Financial planning for 2021 and beyond has unique factors that business owners must consider. “First is the reminder that cash is king! We all want to believe the worst of COVID-19 is behind us, but the truth is that there’s still a lot of uncertainty. For efficient financial planning, business owners should consider developing mid-term strategy to ensure they have the ability to generate liquidity to weather any unexpected future turbulence. This means not taking cash availability for granted and using strategies that can help convert other assets into cash, just in case.
“The other factor is that cash doesn’t earn much these days and it won’t do much good – until and if it’s needed. Nobody knows exactly what 2021 will bring but we all know that those that have the ability to use cash to make needed investments at opportune times will likely come out on top.”

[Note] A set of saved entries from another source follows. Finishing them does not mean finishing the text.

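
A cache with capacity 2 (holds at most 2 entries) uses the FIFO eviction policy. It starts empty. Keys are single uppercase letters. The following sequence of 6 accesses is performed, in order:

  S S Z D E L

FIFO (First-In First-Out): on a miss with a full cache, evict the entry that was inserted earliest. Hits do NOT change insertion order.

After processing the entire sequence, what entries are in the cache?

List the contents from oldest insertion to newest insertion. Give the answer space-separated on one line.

FIFO simulation (capacity=2):
  1. access S: MISS. Cache (old->new): [S]
  2. access S: HIT. Cache (old->new): [S]
  3. access Z: MISS. Cache (old->new): [S Z]
  4. access D: MISS, evict S. Cache (old->new): [Z D]
  5. access E: MISS, evict Z. Cache (old->new): [D E]
  6. access L: MISS, evict D. Cache (old->new): [E L]
Total: 1 hits, 5 misses, 3 evictions

Answer: E L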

Most private and business financial planning experts suggest that the recovery, when it happens, will not be a wishful-thinkingly and simple on/off ‘light switch’ recovery. Dortmuth refers to recent CFIB numbers to underscore the reality that levels of uncertainty and changing public health orders have forced businesses to re-think their strategies and plan for the shorter-term rather than long-term goals and plans.
“About 41 per cent of Alberta small businesses plan to scale down operations with a plan to get back to normal,” she says. “Small business recovery at the current pace will take the hardest hit hospitality sector eight years to recover, with the average recovery of all industries expected to take close to 1.5 years.”
Holbrook notes that, generally speaking, economists are expecting interest rates to stay low for the next year or two, which should create a positive environment for business investment and markets in the short term. He says this low rate environment might mean it’s a not a bad time for business owners to borrow and invest in the business. “One thing that successful people know is that they will typically invest when others see fear, and they harvest when others see greed – the good times. Inevitably, recovery will come and when it does, those that have invested at a discount in the scary times will likely come out on top when the economy returns to some new kind of normal.
“The biggest challenge when it comes to effective financial planning strategy is our human nature,” he emphasizes. “We’re hardwired to sell when we’re scared and buy when we feel good. Instead, we should be doing the opposite. If you can buy when it’s down, you’re investing when no one else is and bargains are going to be found. When people are nervous about the longevity of their business, they don’t want to invest more.
“The future wealth creators in Alberta recognize that, despite our current fears (and there are sure lots of worthy fears out there), Alberta businesses will find a way forward, opting for bold steps of investing and taking risks now, when some others are too nervous to do it.”